El apodo de “Los Tumbas”:
Somos herederos de acciones realizadas por nuestros antepasados, generaciones muchas atrás, sin haberlo bebido, ni gustado. Es decir, se comieron ellos la fruta verde, y padecemos nosotros la dentera. Viene esto a cuento, con referencia a los apodos.
Me parece, que la vida urbana y el anonimato, está consiguiendo la desaparición de los nombretes o más finamente dicho, los apodos; que no reflejan sino la astucia y anécdotas del pasado, muchas de ellas, dignas –por no decir todas- de pasar a la Historia, por cuanto tiene de filosofía, razonamientos o descubren comportamientos y hechos o hitos que cambiaron y marcaron nombres y dataron familias o apellidos por y para siempre.
Pues, les cuento:
Imagine el lector, un lugar o pequeño poblado diseminado y perdido en el fondo y lejano barranco, y que el cementerio, está lejos, muy lejos y alto, y más allá de la distancia, que estamos en tiempos bien atrás, cuando a los muertos, se les sacaba de la casa mortuoria en unas parihuelas, y por tanto portado por dos hombres.

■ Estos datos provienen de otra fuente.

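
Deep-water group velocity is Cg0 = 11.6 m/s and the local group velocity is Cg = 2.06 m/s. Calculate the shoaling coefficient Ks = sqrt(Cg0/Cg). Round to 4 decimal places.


Ks = sqrt(Cg0 / Cg)
Ks = sqrt(11.6 / 2.06)
Ks = sqrt(5.6311)
Ks = 2.3730

2.3730


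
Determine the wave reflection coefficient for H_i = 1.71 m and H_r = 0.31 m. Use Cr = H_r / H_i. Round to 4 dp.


Cr = H_r / H_i
Cr = 0.31 / 1.71
Cr = 0.1813

0.1813


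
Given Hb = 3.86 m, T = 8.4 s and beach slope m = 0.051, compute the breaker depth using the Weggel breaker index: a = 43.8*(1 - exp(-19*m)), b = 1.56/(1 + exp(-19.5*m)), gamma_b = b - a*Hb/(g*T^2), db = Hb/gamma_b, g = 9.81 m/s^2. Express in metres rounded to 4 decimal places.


a = 43.8 * (1 - exp(-19 * m))
exp(-19 * 0.051) = exp(-0.9690) = 0.379462
a = 43.8 * (1 - 0.379462) = 27.179551
b = 1.56 / (1 + exp(-19.5 * m))
exp(-19.5 * 0.051) = exp(-0.9945) = 0.369908
b = 1.56 / (1 + 0.369908) = 1.138762
Hb / (g * T^2) = 3.86 / (9.81 * 8.4^2) = 3.86 / 692.1936 = 0.00557647
gamma_b = b - a * Hb/(g*T^2) = 1.138762 - 27.179551 * 0.00557647 = 0.987196
db = Hb / gamma_b = 3.86 / 0.987196
db = 3.9101 m

3.9101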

En el caso que les traigo a conocimiento, se trata de alcanzar la altura de varios cientos de metros después de subir y subir, y más subir, pareciendo nunca llegar por un estrecho camino, en continuo zigzagueo, para aliviar la pendiente, pero pendiente sin remanso o meseta sino al final y después de mucho, mucho ascender, y que las orillas de tan estrecho y empinado camino, está bordeando el risco siempre y acompañado de pitas y lagartos si en verano...
Que, había un pobre hombre, que por costumbre tenía, no ir a ningún entierro; pero, al de nadie; que no, que no cumplía con esta obra de misericordia, y se quedaba en su casa, viendo ir el cortejo fúnebre, desde la distancia cada vez mayor; pero, sucedió, que un mal día, se murió un vecino, tan pegado a su propia casa, que ya era demasiado descarado no ir al entierro, cosa que hizo de las muy pocas que antes repitieran, que avisados los del acompañamiento, sorprendido al ver a quien nunca antes habían visto en tal menester, acordaron no relevarlo si cogía al muerto, como que así fue y lo hizo, tocándole la parte más pesada del cadáver, al cargar la parte posterior, justo donde la cabeza y el peso deslizado del muerto sobre él todito entero, a la par, que el que llevaba las parihuelas en la parte delantera, al ir empinado el féretro, y corresponder a los pies del difunto, casi nada pesaba el muerto en la parte superior al corresponder como queda dicho a los pies..., pues que a este de delante, de continuo, lo relevaban, sin que nadie lo hiciera al que portaba la parte más pesada, y dándose cuenta de la malicia de todos y que nadie le pedía el relevo, cansado y sudando como un mulo, reventado por el peso, cansancio y largo trecho, que subía y subía, él solito, sin cambio, comenzó a decir por lo bajo y cada vez más alto: “¡o me quitan el muerto o lo tumbo!”, y tantas veces dijo esto, que “tumba” se quedó para toda la vida (Los Tumba), pero no solo él, sino cuanto descendiente aún viven, y que responden seguido de los nombres con el apelativo, cual su apellido fuera de “los Tumba” o “el Tumba”, y así: Pepe el Tumba, Juan el Tumba, María la tumba (por poner algunos ejemplos)...
El Padre Báez, que no desvela el lugar, para preservar a la familia de aquel hombre, que nunca iba a entierro alguno (salvo al que le cambió el nombre).